Bayer Won’t Appeal Roundup Cancer Verdict to Supreme Court

Bayer Won’t Appeal Roundup Cancer Verdict to Supreme Court
Roundup products for sale at a hardware store in San Rafael, Calif., on July, 9, 2018. (JOSH EDELSON/AFP/Getty Images)
Matthew Vadum
3/21/2021
Updated:
3/21/2021

Chemicals giant Bayer AG won’t appeal a $20.5 million jury verdict against it over Roundup, a weedkiller containing glyphosate whose use a California school groundskeeper said gave him cancer.

Dewayne Anthony Lee Johnson, who worked for the Benicia Unified School District, sued Monsanto Co., claiming he developed non-Hodgkin lymphoma after being soaked in Roundup, which has been on the market since 1976 and contains glyphosate, the most popular herbicide in the United States. Bayer acquired Roundup with its 2018 purchase of Monsanto.

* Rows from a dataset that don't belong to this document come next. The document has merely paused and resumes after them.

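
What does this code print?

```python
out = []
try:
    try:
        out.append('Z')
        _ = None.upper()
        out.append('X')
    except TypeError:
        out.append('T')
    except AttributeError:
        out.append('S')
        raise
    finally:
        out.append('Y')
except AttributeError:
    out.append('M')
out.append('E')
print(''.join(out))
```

Execution trace: 'Z' (inner try body) → 'S' (inner except AttributeError) → 'Y' (inner finally) → 'M' (outer except AttributeError) → 'E' (after the try/except). Output: ZSYME

Answer: ZSYME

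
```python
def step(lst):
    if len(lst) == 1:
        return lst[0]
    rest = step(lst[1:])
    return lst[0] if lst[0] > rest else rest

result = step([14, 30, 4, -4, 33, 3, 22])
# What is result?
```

Recursive max over [14, 30, 4, -4, 33, 3, 22] = 33

Answer: 33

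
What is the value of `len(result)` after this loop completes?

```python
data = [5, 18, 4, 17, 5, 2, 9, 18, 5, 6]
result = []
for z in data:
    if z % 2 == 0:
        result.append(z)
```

Count even numbers in [5, 18, 4, 17, 5, 2, 9, 18, 5, 6]
`result` takes the values: [] → [18] → [18, 4] → [18, 4, 2] → [18, 4, 2, 18] → [18, 4, 2, 18, 6]
So `len(result)` = 5

Answer: 5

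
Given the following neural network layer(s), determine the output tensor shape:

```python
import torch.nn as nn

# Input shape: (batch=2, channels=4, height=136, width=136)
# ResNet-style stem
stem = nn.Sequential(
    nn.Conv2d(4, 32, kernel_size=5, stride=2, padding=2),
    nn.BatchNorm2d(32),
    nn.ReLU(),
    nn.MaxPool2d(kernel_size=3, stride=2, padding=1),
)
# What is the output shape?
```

Input: (2, 4, 136, 136) -> after Conv2d 5x5 stride=2: (2, 32, 68, 68) -> Output: (2, 32, 34, 34)

Answer: (2, 32, 34, 34)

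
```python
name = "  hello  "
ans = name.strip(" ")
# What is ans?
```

Trace:
`name = "  hello  "` → name = '  hello  '
`ans = name.strip(" ")` → ans = 'hello'
So ans = 'hello'

Answer: 'hello'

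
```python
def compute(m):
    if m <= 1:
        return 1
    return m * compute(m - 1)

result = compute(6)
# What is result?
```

compute(6) = 6 * 5 * 4 * 3 * 2 * 1 = 720

Answer: 720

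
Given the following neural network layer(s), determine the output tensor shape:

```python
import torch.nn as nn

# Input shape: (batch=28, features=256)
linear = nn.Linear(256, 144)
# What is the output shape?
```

Input: (28, 256) -> Output: (28, 144)

Answer: (28, 144)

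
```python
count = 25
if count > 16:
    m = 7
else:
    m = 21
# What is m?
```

Trace:
`count = 25` → count = 25
`if count > 16: ...` → count > 16 is True → m = 7
So m = 7

Answer: 7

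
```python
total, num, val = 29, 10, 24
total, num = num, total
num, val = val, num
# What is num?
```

Trace:
`total, num, val = 29, 10, 24` → total = 29; num = 10; val = 24
`total, num = num, total` → total = 10; num = 29
`num, val = val, num` → num = 24; val = 29
So num = 24

Answer: 24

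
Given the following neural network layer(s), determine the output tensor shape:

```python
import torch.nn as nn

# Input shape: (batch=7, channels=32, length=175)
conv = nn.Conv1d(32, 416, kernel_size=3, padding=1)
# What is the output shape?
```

Input: (7, 32, 175) -> Output: (7, 416, 175)

Answer: (7, 416, 175)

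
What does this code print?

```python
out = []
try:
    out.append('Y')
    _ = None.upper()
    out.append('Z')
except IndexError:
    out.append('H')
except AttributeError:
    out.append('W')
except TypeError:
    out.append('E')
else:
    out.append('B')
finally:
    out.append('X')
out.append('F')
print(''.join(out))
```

Execution trace: 'Y' (try body) → 'W' (except AttributeError) → 'X' (finally) → 'F' (after the try/except). Output: YWXF

Answer: YWXF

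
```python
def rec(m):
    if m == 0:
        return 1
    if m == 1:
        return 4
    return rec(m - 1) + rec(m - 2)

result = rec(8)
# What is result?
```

Build up from base cases: rec(0)=1, rec(1)=4, rec(2)=5, rec(3)=9, rec(4)=14, rec(5)=23, rec(6)=37, ..., rec(8)=97

Answer: 97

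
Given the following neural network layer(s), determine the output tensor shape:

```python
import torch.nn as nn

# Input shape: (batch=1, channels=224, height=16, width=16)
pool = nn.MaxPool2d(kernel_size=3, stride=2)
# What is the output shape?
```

Input: (1, 224, 16, 16) -> Output: (1, 224, 7, 7)

Answer: (1, 224, 7, 7)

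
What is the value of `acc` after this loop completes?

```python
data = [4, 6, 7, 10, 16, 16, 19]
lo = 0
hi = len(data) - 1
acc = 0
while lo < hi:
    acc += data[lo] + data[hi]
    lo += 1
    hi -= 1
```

Sum of pairs from ends
`acc` takes the values: 0 → 23 → 45 → 68

Answer: 68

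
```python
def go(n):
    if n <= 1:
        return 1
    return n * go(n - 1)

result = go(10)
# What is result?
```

go(10) = 10 * 9 * 8 * 7 * 6 * 5 * 4 * 3 * 2 * 1 = 3628800

Answer: 3628800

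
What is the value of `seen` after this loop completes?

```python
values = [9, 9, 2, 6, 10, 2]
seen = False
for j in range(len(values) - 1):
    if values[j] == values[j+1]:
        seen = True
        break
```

Check consecutive duplicates in [9, 9, 2, 6, 10, 2]
`seen` takes the values: False → True

Answer: True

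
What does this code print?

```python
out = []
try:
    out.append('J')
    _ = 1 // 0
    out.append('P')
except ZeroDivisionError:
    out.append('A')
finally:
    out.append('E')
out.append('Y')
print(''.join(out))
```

Execution trace: 'J' (try body) → 'A' (except ZeroDivisionError) → 'E' (finally) → 'Y' (after the try/except). Output: JAEY

Answer: JAEY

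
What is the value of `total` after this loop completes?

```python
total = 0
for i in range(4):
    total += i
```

Sum of 0 to 3 = 6
`total` takes the values: 0 → 1 → 3 → 6

Answer: 6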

The day of the accident, “the sprayer broke, and I got drenched in the [herbicide], I didn’t think that much about it,” Johnson told Time magazine in 2018.

“I washed up in the sink as best I could and changed my clothes. Later, I went home and took a good long shower but I didn’t think, ‘Oh my god, I’m going to die from this stuff.’ Then I got a little rash. Then it got worse and worse and worse. At one point, I had lesions on my face, on my lips, all over my arms and legs.”

In addition to its use in gardening and groundskeeping, glyphosate also is widely used by farmers in the United States and Brazil on crops genetically engineered to withstand its herbicidal effect.

Glyphosate is used to control a variety of grasses and broadleaf weeds. The chemical “is used on about 298 million acres of agricultural cropland every year and is effective and affordable,” the U.S. Environmental Protection Agency (EPA) stated in November 2020.
The EPA and European regulators have found that glyphosate “poses no significant cancer risks to the general public, based on currently approved, food-crop uses and the levels of dietary exposure expected in the general population (including residues in drinking water and beverages),” according to a 2019 article in Environmental Sciences Europe.

Glyphosate has been deemed a probable human carcinogen by the International Agency for Research on Cancer (IARC), which is part of the World Health Organization.

In 2018, a San Francisco jury unanimously ruled against the former Creve Coeur, Missouri-based Monsanto, which Bayer Aktiengesellschaft, a multinational pharmaceutical and life sciences company based in Leverkusen, Germany, purchased and absorbed that same year for $63 billion.

The jury awarded Johnson $289 million, which a judge reduced to $78 million.

The California Court of Appeals further reduced the award to $20.5 million, and last year, the California Supreme Court refused to review that decision. The Johnson award set off a frenzy of lawsuits over Roundup.

Bayer told reporters its decision not to seek review from the nation’s highest court reflected a “strategic consideration” that a $25 million judgment in a separate lawsuit, Hardeman v. Monsanto, was better suited for Supreme Court review, Reuters reported. Bayer is currently appealing that judgment to the U.S. Court of Appeals for the 9th Circuit. The company is also appealing a third jury verdict in California.

“Bayer and Monsanto saw the writing on the wall—the Johnson verdict was grounded in science and careful application of California law, and the Supreme Court was never going to upset the verdict,” Johnson lawyer Brent Wisner told Reuters.

Last month, Bayer reached a $2 billion settlement that will cover future legal claims in which parties assert that Roundup has caused cancer. Under the plan, Bayer will provide $2 billion over four years. Future individual claimants could receive as much as $200,000 under the deal.

Glyphosate will stay on the market. Bayer has agreed to seek permission from the EPA to provide a reference link on product labels so consumers can locate scientific studies on the weedkiller.

Without admitting liability, Bayer agreed in June 2020 to pay as much as $10.9 billion to resolve tens of thousands of lawsuits claiming Roundup causes cancer, The Epoch Times previously reported. The agreement should bring closure to about three-quarters of current Roundup litigation, Bayer said.

About $8.8 billion to $9.6 billion will be paid to settle current lawsuits, while $1.25 billion will be set aside for a separate class agreement to cover potential future lawsuits.

Werner Baumann, CEO of Bayer, said at the time that the settlement “resolves most current claims and puts in place a clear mechanism to manage risks of potential future litigation.”